Le Premier ministre du Kosovo, Albin Kurti, a réitéré sa controverse au sujet de la demande continue de la Serbie et de celle des organisations internationales pour la création de l'association des municipalités à majorité serbe. Il a dit que cette association, qu'il appelait pour des raisons ethniques, favorise la politique pour des raisons ethniques et qu'elle [...]
Kurti a fait ces déclarations dans un entretien pour les médias de Deutsche Welle, tout en commémorant la décision de la Cour constitutionnelle du Kosovo sur la question de l'établissement d'une association, qu'elle a jugée inconstitutionnelle.
Il y a une possibilité de coopération intercommunautaire, mais pas d'association ethnique.
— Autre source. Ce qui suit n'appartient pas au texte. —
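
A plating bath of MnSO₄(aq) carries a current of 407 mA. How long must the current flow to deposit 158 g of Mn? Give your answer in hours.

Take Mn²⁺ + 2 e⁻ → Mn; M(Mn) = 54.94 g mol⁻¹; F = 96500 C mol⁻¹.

379 h

n(Mn) = m/M = 158 / 54.94 = 2.876 mol.
Each Mn atom requires 2 electrons, so n(e⁻) = 2 × 2.876 = 5.752 mol.
Q = n(e⁻)·F = 5.752 × 96500 = 555000 C.
t = Q/I = 555000 / 0.4070 A = 1364000 s = 379 h.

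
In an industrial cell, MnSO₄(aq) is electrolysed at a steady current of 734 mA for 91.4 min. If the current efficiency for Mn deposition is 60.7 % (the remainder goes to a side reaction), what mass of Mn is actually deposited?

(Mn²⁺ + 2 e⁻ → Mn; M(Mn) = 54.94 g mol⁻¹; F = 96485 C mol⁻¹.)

0.696 g

Q = I·t = 0.7340 × 5484.0 = 4025 C.
n(e⁻) = 4025/96485 = 0.04172 mol; theoretically n(Mn) = 0.04172/2 = 0.02086 mol, m_theo = 1.146 g.
At 60.7 % efficiency, m_actual = 0.607 × 1.146 = 0.696 g.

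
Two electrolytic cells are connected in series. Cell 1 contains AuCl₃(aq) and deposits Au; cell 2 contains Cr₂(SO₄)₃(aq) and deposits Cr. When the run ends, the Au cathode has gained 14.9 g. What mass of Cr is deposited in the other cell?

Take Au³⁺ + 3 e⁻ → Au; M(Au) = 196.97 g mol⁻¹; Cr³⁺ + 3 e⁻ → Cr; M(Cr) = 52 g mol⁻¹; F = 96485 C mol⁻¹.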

Je ne m'oppose pas à l'Association des municipalités. Actuellement, le Kosovo compte une association de municipalités, soit 38 au total. Mais je ne peux accepter une association fondée sur l'identité ethnique. La politique sur des bases ethniques n'est pas possible. Nous pouvons donc créer une association fondée sur une entité, car cela est contraire à notre Constitution. Ce fait est également confirmé par un arrêt de la Cour constitutionnelle en décembre 2016, il a déclaré, entre autres choses.
L'opposition ouverte du Premier ministre Kurti intervient à un moment où les États-Unis et l'UE exigent que les premières étapes de la création de l'association des municipalités à majorité serbe commencent immédiatement.
Il a déclaré que Belgrade rejetait la proposition franco-allemande, et la situation dans le nord l'a décrite comme la forme de la campagne de ce refus.
Cette situation a été créée parce que Belgrade rejette la proposition franco-allemande, et ce drame a été créé pour couvrir le rejet. Ils ont examiné cette proposition lors de la réunion du Conseil de sécurité à Belgrade, et il a été rejeté à l'unanimité. Tous les membres du Conseil de sécurité en Serbie ont donc voté contre cette proposition. Et l'annonce a été faite par le ministre des Affaires étrangères de Serbie, qui était par le passé le porte-parole de Milosevic. Il a déclaré qu'il avait rejeté la proposition franco-allemande et a inventé plus tard cette démission collective de nos institutions - de policiers, juges et procureurs serbes” - a déclaré entre autres choses l'exécutif du Forum de la Paix à Paris.
Le dirigeant du Kosovo s'est également déclaré prêt à la réunion avec Aleksandar Vuciq, mais a déclaré que cela dépendait de la médiation.